False. The security team had slipped stealthily into the kitchen and, before Nohemí could get Chavez’s cup of coffee, some of the boys proceeded, in a matter of seconds, to replace it with the coffee brought by the retinue, carefully watching over the commander’s security.
Those present say that Chávez’s scolding was an anthology, to the point that Nohemí herself tried to intercede for the boys, which Chavez prevented, lovingly but firmly. In a thunderous voice, he asked his team if it could even be conceivable that Nohemí’s coffee would pose a danger to him.
Immediately after, he got rid of the coffee of the party, and drank, one, two, several cups of Nohemí’s coffee, in a defiant attitude, as if infinitely mocking the protocol that separated him from the men and women from the people.
On September 17, 2013, I met Nohemí. I talked with her for a while, she showed me the cup in which the comandante drank his coffee, and told me that she kept it as her most precious treasure. Never showed even the slightest detail of that incident, as required by the popular nobility. At some point she whispered in my ear that Chávez promised to return some day. His life didn’t reach that far. “He did not come, but you came,” she told me, and some tears ran down her cheeks.
Of course, I drank Nohemí’s coffee.
Very shortly after, on December 15 of the same year, we registered the Cayude Socialist Commune with Aroma de Café, the 448th in the country.
A couple of months ago Nohemí died, Jose Luis told me.
Speaking of coffee, not a day has passed since I arrived at this place where I now write that I lacked Victor’s coffee.

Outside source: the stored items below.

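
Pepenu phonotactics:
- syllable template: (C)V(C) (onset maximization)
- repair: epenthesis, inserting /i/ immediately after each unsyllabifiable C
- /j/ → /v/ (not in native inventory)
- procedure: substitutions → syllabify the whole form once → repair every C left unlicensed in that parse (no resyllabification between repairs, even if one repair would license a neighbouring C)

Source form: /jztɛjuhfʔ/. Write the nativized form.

Substitution: /j/ → /v/, giving /vztɛvuhfʔ/.
Under (C)V(C), the unsyllabifiable consonants are /v/, /z/, /f/, /ʔ/ (at most one coda consonant is licensed; onsets are limited to one consonant).
Inserting the epenthetic vowel yields /v/ → /vi/, /z/ → /zi/, /f/ → /fi/, /ʔ/ → /ʔi/.

vizitɛvuhfiʔi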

On one of these days he told me what he had prepared for lunch. He enjoyed it particularly. For the first time so far this year he ate beef. The same day he bought the meat, he also bought half a kilo of coffee.
There’s never a lack of coffee in Victor’s house. And there’s never a lack of Victor’s coffee on the desk when I’m writing.
It’s like a ritual: I get home, we greet each other, I climb the stairs, I get comfortable, I start to write, and a few minutes later Victor comes up with the freshly brewed coffee.
It’s a way to conjure solitude, to stay together: Chávez drinking Nohemí’s coffee, Nohemí sharing her coffee with me, Víctor doing the same. All the glory of the world fits in a cup of coffee, no matter how small it may be, Martí might have said, and perhaps from there comes its flavor when it is shared.
“The devil is in the details”, Chavez liked to repeat. The most genuine Chavismo is in the details like those of Chávez, Nohemí and Víctor. That’s why I brought two packages of 200 grams of coffee that Comuna Comandante Adrián Moncada produces, so we can all try it.
I have not paid for them, José Luis. But do not worry, I have the money here.
What will be the life of the people of El Cayude, of their Commune, of the aroma of their coffee?